FRANKFURT (Reuters) – Swedish activist investor Cevian Capital is not pushing reinsurer Munich Re (MUVGn.DE) to sell its ERGO (ERGG.DE) insurance business, Cevian founding partner Lars Forberg said in a newspaper interview.
“It’s good that I can make it clear: a split-off of ERGO is currently not an issue. We are not talking about it,” Forberg told German financial daily Handelsblatt in an interview published on Monday.
Cevian said in December last year it had bought a stake of nearly 3 percent in the world’s biggest reinsurer and has since said it is in constructive dialogue with Munich Re’s management.
“Munich Re is relatively strongly capitalised. One could use this position for add-on acquisitions if there were opportunities in the primary insurance market, which in this market environment is quite likely,” Forberg told the paper.
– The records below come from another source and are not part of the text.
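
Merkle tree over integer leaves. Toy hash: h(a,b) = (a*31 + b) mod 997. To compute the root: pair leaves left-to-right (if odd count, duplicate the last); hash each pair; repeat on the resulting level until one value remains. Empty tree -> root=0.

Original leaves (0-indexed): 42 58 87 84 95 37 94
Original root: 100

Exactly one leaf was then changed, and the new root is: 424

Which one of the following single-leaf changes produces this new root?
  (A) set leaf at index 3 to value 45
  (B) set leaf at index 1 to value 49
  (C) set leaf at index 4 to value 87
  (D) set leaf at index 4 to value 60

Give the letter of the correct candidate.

Answer: B

Derivation:
Original leaves: [42, 58, 87, 84, 95, 37, 94]
Target new root: 424
Try each candidate change and compute the resulting root:
Candidate A: set leaf[3] = 45 -> leaves = [42, 58, 87, 45, 95, 37, 94]
  L0: [42, 58, 87, 45, 95, 37, 94]
  L1: h(42,58)=(42*31+58)%997=363 h(87,45)=(87*31+45)%997=748 h(95,37)=(95*31+37)%997=988 h(94,94)=(94*31+94)%997=17 -> [363, 748, 988, 17]
  L2: h(363,748)=(363*31+748)%997=37 h(988,17)=(988*31+17)%997=735 -> [37, 735]
  L3: h(37,735)=(37*31+735)%997=885 -> [885]
  root = 885 != target 424
Candidate B: set leaf[1] = 49 -> leaves = [42, 49, 87, 84, 95, 37, 94]
  L0: [42, 49, 87, 84, 95, 37, 94]
  L1: h(42,49)=(42*31+49)%997=354 h(87,84)=(87*31+84)%997=787 h(95,37)=(95*31+37)%997=988 h(94,94)=(94*31+94)%997=17 -> [354, 787, 988, 17]
  L2: h(354,787)=(354*31+787)%997=794 h(988,17)=(988*31+17)%997=735 -> [794, 735]
  L3: h(794,735)=(794*31+735)%997=424 -> [424]
  root = 424 == target 424  ** MATCH **
Candidate C: set leaf[4] = 87 -> leaves = [42, 58, 87, 84, 87, 37, 94]
  L0: [42, 58, 87, 84, 87, 37, 94]
  L1: h(42,58)=(42*31+58)%997=363 h(87,84)=(87*31+84)%997=787 h(87,37)=(87*31+37)%997=740 h(94,94)=(94*31+94)%997=17 -> [363, 787, 740, 17]
  L2: h(363,787)=(363*31+787)%997=76 h(740,17)=(740*31+17)%997=26 -> [76, 26]
  L3: h(76,26)=(76*31+26)%997=388 -> [388]
  root = 388 != target 424
Candidate D: set leaf[4] = 60 -> leaves = [42, 58, 87, 84, 60, 37, 94]
  L0: [42, 58, 87, 84, 60, 37, 94]
  L1: h(42,58)=(42*31+58)%997=363 h(87,84)=(87*31+84)%997=787 h(60,37)=(60*31+37)%997=900 h(94,94)=(94*31+94)%997=17 -> [363, 787, 900, 17]
  L2: h(363,787)=(363*31+787)%997=76 h(900,17)=(900*31+17)%997=1 -> [76, 1]
  L3: h(76,1)=(76*31+1)%997=363 -> [363]
  root = 363 != target 424
Candidate B produces the target root.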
Prices for stock-exchange listed insurers had fallen but this was not the case for unlisted insurers, Forberg said.
“Still, there will be opportunities, whether we are talking about single portfolios or whole insurers,” he said.
Forberg said he agreed with Munich Re’s strategy of reducing capacity in less profitable areas of business and supported its stable long term-oriented dividend policy.
He declined to comment on whether Cevian would raise its stake in the reinsurer.